Wednesday, 24 June, 2020
Asset purchases versus rate cuts
Before I finish, it is perhaps useful to consider an alternative scenario, in which our response to the COVID-19 crisis would have come from further cuts in short-term interest rates rather than from asset purchases. Informing this comparison, ECB staff analysis has shown that episodes of market stress are associated with a weaker pass-through of policy rate cuts to sovereign yields (Chart 12). In fact, longer-term sovereign yields become virtually unresponsive to rate cuts in stressed conditions owing to the subdued portfolio rebalancing effects I mentioned earlier and consistent with the evidence recorded after the spread of the pandemic and prior to the launch of the PEPP.
As a result, policy measures that operate primarily through the risk-free curve – like rate cuts – are unlikely to be as effective at the current juncture as they are in non-stressed conditions – whereas policy measures that directly intervene on sovereign yields may in fact become more effective as they directly compress relevant premia in this market segment. While we stand ready to cut policy rates in the future as market conditions normalise and if warranted by the medium-term inflation outlook, this evidence tilts the balance towards asset purchases as the more efficient tool in current circumstances.

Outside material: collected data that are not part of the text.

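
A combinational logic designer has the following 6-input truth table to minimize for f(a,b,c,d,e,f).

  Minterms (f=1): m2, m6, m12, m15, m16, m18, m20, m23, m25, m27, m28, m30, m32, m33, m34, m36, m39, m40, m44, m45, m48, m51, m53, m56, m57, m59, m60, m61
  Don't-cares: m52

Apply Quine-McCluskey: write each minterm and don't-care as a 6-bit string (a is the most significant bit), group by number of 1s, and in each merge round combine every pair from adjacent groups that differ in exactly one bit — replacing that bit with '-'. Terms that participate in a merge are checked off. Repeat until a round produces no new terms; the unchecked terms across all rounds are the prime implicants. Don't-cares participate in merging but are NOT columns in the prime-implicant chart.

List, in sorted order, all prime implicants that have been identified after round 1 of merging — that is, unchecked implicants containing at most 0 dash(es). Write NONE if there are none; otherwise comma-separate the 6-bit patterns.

001111, 010111, 100111

[col 0] 000010*, 000110*, 001100*, 001111, 010000*, 010010*, 010100*, 010111, 011001*, 011011*, 011100*, 011110*, 100000*, 100001*, 100010*, 100100*, 100111, 101000*, 101100*, 101101*, 110000*, 110011*, 110100*, 110101*, 111000*, 111001*, 111011*, 111100*, 111101*
[col 1] -00010, -01100*, -10000*, -10100*, -11001*, -11011*, -11100*, 0-0010, 0-1100*, 000-10, 01-100*, 010-00*, 0100-0, 0110-1*, 0111-0, 1-0000*, 1-0100*, 1-1000*, 1-1100*, 1-1101*, 10-000*, 10-100*, 100-00*, 1000-0, 10000-, 101-00*, 10110-*, 11-000*, 11-011, 11-100*, 11-101*, 110-00*, 11010-*, 111-00*, 111-01*, 1110-1*, 11100-*, 11110-*
[col 2] --1100, -1-100, -10-00, -110-1, 1--000*, 1--100*, 1-0-00*, 1-1-00*, 1-110-, 10--00*, 11--00*, 11-10-, 111-0-
[col 3] 1---00
Prime implicants: --1100, -00010, -1-100, -10-00, -110-1, 0-0010, 000-10, 001111, 0100-0, 010111, 0111-0, 1---00, 1-110-, 1000-0, 10000-, 100111, 11-011, 11-10-, 111-0-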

Moreover, the PEPP has played a crucial role in market stabilisation by attenuating the severe financial stress resulting from the COVID-19 crisis and helped to avert a full-blown market panic. In this way, it has acted as a powerful circuit-breaker that mitigated the adverse knock-on effects of the public health emergency to the broader economy. For instance, the stabilising role of the PEPP on financial conditions has so far reduced the risk of viable firms being shut off from crucial funding markets and thereby forced to declare bankruptcy and engage in mass lay-offs. It has also supported the resilience of sovereign bond markets at a time when fiscal policy-makers confronted the major challenges of financing their response to the public health emergency and creating a backstop for their domestic economies.